¿Debes o no usar este tipo de analgésicos antes y después de correr para reducir o evitar los dolores, especialmente musculares? Los siguientes testimonios y la opinión médica te aclararán el panorama.

El runner Mauro Arancibia reconoce que ingiere antiinflamatorios cuando “ando con una pequeña contractura y las ganas de correr no me las puedo aguantar”. Camila Valdés, en cambio, no toma este medicamento “sin prescripción médica desde que tuve una gastritis horrorosa por culpa de su consumo”.
En otras opiniones, Franco Zúñiga admite que “uso algo suave eventualmente en caso de dolor, aunque sé que implica ciertos riesgos como enmascarar una lesión y la posibilidad de agrandarla por el exceso de confianza al no tener sensación de dolor”. Felipe Ahumada, por su parte, dice con convicción: “Está completamente contraindicado que los deportistas tomen antiinflamatorios, ya que desfavorece la recuperación de tejidos musculares y tendones. Lo mejor es aplicar solo hielo por 15 minutos y descansar”.

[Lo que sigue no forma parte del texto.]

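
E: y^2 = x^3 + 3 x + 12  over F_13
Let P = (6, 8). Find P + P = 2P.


Doubling: s = (3 x1^2 + a) / (2 y1)
s = (3*6^2 + 3) / (2*8) mod 13 = 11
x3 = s^2 - 2 x1 mod 13 = 11^2 - 2*6 = 5
y3 = s (x1 - x3) - y1 mod 13 = 11 * (6 - 5) - 8 = 3

2P = (5, 3)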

En la misma línea, Rafael De Diego, advierte: “Es una pésima idea tomar antiinflamatorios no esteroideos por prevención o por dolor muscular o articular de forma preventiva o sistemática. Dañan de forma irreversible el sistema gastrointestinal y renal”.

¿Serán así de negativos los efectos de estos remedios o sí se podrán tomar antes y/o después de entrenamientos o competencias para reducir o evitar dolores, especialmente musculares? Un especialista médico aclara a continuación estas interrogantes.

Casi sin Beneficios

El Dr. César Kalazich, Médico Deportólogo de Clínica MEDS, afirma sin dudar que el consumo de antiinflamatorios prácticamente no genera beneficios a los deportistas. “Aunque los corredores suelen utilizarlos más frecuentemente de lo que se cree, incluso los profesionales. La mayor parte del ‘efecto’ que creen que les provoca es placebo, o sea, la convicción de lograr un efecto que no es tal”, aclara.
Revela que algunos estudios han concluido que los dolores musculares post actividad física son incluso necesarios para lograr adaptaciones musculares útiles para el ejercicio en cuestión, “por lo tanto el consumo de antiinflamatorios sería perjudicial para el rendimiento, ya que interfieren con los procesos bioquímicos para lograr estas adaptaciones. Si el dolor muscular es muy intenso se podrían utilizar ocasionalmente analgésicos como paracetamol”, sugiere.
Los perjuicios, en cambio, pueden ser diversos: “El uso frecuente o permanente de antiinflamatorios –no esteroidales o AINEs, como ibuprofeno, diclofenaco, naproxeno, ketorolaco y aspirina, entre otros– puede producir enfermedades complicadas como insuficiencia renal, gastritis o úlceras gástricas por nombrar sólo las más comunes”, especifica.
De ahí que, según el experto, se recomiende el uso de antiinflamatorios, idealmente con indicación médica, sólo luego de una lesión, especialmente articular o ligamentosa, y por no más de 48 horas. Primero se necesita de reposo, hielo, compresión y elevación.
Agrega: “El empleo de estos medicamentos está contraindicado en lesiones musculares. Para estos casos sólo se recetan analgésicos como paracetamol o clonisinato de lisina (nefersil). La ingesta de antiinflamatorios antes de la actividad física carece de todo sentido”.

Uso en Chile

Respecto a lo que se sabe sobre el empleo preventivo de antiinflamatorios por parte de atletas chilenos, el Dr. Kalazich comenta: “Lo más cercano en investigación al uso de AINEs en Chile, que coincide bastante con análisis en las olimpiadas y mundiales de fútbol, es un estudio brasileño en los ODESUR de 2006, donde participó Chile. En esa ocasión cerca del 40% de los atletas usaron antiinflamatorios o analgésicos pre competencia o entrenamiento. Entonces hay que reconocer que esto es una realidad que, si bien carece de todo valor o sentido médico, está muy presente entre nuestros deportistas”.